Very strange behavior, change one element of a tensor will influence all elements

Strange things happened, look at the simple code:

       mask_miss = mask_miss.expand_as(sxing)             # type: torch.Tensor
       mask_miss[:, :, -2, :, :] = 1   

I want to reset a channel of mask_miss to 1, but whenever I did this, all the elements will become 1.

        print(torch.max(mask_miss), torch.min(mask_miss))

I print the range of mask_miss and I get tensor(1), tensor(1). If I change mask_miss[:, :, -2, :, :] = 0.5, I get tensor(0.5), tensor(0.5).

Pytorch tensors can share the same memory. If you create a tensor once and put that many times into mask_miss this sort of thing can happen.

It works the same way in numpy if you’re curious. Could you show us how you create the mask_miss tensor?

The reason is that expand does not allocate more memory but just make the tensor look as if you expanded it.
You should call .clone() on the resulting tensor if you plan on modifying it to avoid such behaviours.

Hi, thank you for your help. The mask_miss is created from numpy array and I have checked it already.

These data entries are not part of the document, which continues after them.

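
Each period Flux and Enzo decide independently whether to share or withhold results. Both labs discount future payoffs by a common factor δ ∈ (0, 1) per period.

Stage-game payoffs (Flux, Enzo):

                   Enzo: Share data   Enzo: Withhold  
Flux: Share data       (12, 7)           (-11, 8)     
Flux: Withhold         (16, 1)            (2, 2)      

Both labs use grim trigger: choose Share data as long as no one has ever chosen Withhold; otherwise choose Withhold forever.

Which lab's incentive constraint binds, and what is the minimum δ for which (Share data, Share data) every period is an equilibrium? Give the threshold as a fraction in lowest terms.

Flux's threshold: (16−12)/(16−2) = 2/7.
Enzo's threshold: (8−7)/(8−2) = 1/6.
2/7 > 1/6, so Flux binds and δ* = 2/7.

Flux; δ ≥ 2/7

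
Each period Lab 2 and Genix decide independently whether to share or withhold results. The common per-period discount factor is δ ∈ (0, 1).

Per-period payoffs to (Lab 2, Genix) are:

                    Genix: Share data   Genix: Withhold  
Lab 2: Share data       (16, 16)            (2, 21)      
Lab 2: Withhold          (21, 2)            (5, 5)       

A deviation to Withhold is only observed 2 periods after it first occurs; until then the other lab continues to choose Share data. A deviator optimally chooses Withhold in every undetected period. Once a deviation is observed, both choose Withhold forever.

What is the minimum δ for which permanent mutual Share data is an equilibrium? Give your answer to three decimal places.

The best deviation is to choose Withhold for all 2 undetected periods, earning 21 each, then 5 forever once detected.
Deviation value: 21(1−δ^2)/(1−δ) + 5δ^2/(1−δ); cooperation value: 16/(1−δ).
IC: 16 ≥ 21(1−δ^2) + 5δ^2 = 21 − 16δ^2.
So δ^2 ≥ 5/16, giving δ ≥ (5/16)^(1/2) ≈ 0.559.

0.559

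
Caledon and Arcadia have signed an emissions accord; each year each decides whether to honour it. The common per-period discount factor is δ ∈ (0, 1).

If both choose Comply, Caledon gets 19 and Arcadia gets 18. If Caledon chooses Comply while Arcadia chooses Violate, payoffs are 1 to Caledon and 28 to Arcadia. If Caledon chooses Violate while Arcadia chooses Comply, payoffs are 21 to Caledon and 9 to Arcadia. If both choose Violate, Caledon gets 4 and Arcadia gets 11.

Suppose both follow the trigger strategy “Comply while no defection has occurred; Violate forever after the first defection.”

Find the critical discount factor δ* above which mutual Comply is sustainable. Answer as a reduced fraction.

Caledon: cooperation gives 19 each period; deviation gives 21 once then 4 forever.
  19/(1−δ) ≥ 21 + 4δ/(1−δ) ⇒ δ ≥ 2/17.
Arcadia: cooperation gives 18 each period; deviation gives 28 once then 11 forever.
  δ ≥ 10/17.
Both must hold, so the binding constraint is Arcadia's: δ ≥ 10/17.

10/17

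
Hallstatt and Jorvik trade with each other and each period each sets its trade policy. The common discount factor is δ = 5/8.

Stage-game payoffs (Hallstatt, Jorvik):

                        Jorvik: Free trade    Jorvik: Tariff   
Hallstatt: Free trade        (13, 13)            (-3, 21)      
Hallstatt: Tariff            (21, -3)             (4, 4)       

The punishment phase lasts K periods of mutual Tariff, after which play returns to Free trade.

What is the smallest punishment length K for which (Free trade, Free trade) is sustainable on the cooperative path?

2

Need Σ_{k=1}^{K} δ^k ≥ (21−13)/(13−4) = 0.8889 at δ = 5/8.
At K = 1 the sum is 0.6250 < 0.8889; at K = 2 it is 1.0156 ≥ 0.8889.
So the minimum punishment length is K = 2.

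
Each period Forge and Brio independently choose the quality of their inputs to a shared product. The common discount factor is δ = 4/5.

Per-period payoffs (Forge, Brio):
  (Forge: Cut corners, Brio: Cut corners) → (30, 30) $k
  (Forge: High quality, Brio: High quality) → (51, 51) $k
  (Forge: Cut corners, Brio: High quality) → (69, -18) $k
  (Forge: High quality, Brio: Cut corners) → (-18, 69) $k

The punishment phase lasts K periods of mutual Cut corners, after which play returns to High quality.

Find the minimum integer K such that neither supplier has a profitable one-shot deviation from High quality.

No profitable deviation requires (51−30)(δ+…+δ^K) ≥ 69−51, i.e. δ+…+δ^K ≥ 6/7 ≈ 0.8571.
With δ = 4/5, the partial sums are K=1: 0.8000, K=2: 1.4400.
K = 2 is the first length at which the sum reaches 0.8571.

2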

Thank you so much for your explain and instructions, the problem is solved. I missed the doc file of expand before. By the way, as @Oli said, due to the memory saving mechanism, does the following code look good?

for i in range(self.nstack):
            preds_instack = []
            # return 5 scales of feature maps
            hourglass_feature = self.hourglass[i](x)

            if i == 0:  # cache for smaller feature maps produced by hourglass block
                features_cache = [torch.zeros_like(hourglass_feature[scale]) for scale in range(5)]
                for s in range(5):  # channel attention before heatmap regression
                    hourglass_feature[s] = self.channel_attention[i][s](hourglass_feature[s])
            else:  # residual connection across stacks
                for k in range(5):
                    hourglass_feature_attention = self.channel_attention[i][k](hourglass_feature[k])

                    hourglass_feature[k] = hourglass_feature_attention + features_cache[k]
            # feature maps before heatmap regression
            features_instack = self.features[i](hourglass_feature)

I save the cache named hourglass_feature and use and reset it in the next iteration. Even though I just place the cache in the same location hourglass_feature[s] = self.channel_attention[i][s](hourglass_feature[s]), the graph connection is correct and is just what I desire after I draw the network using some visualization tool such as Netron.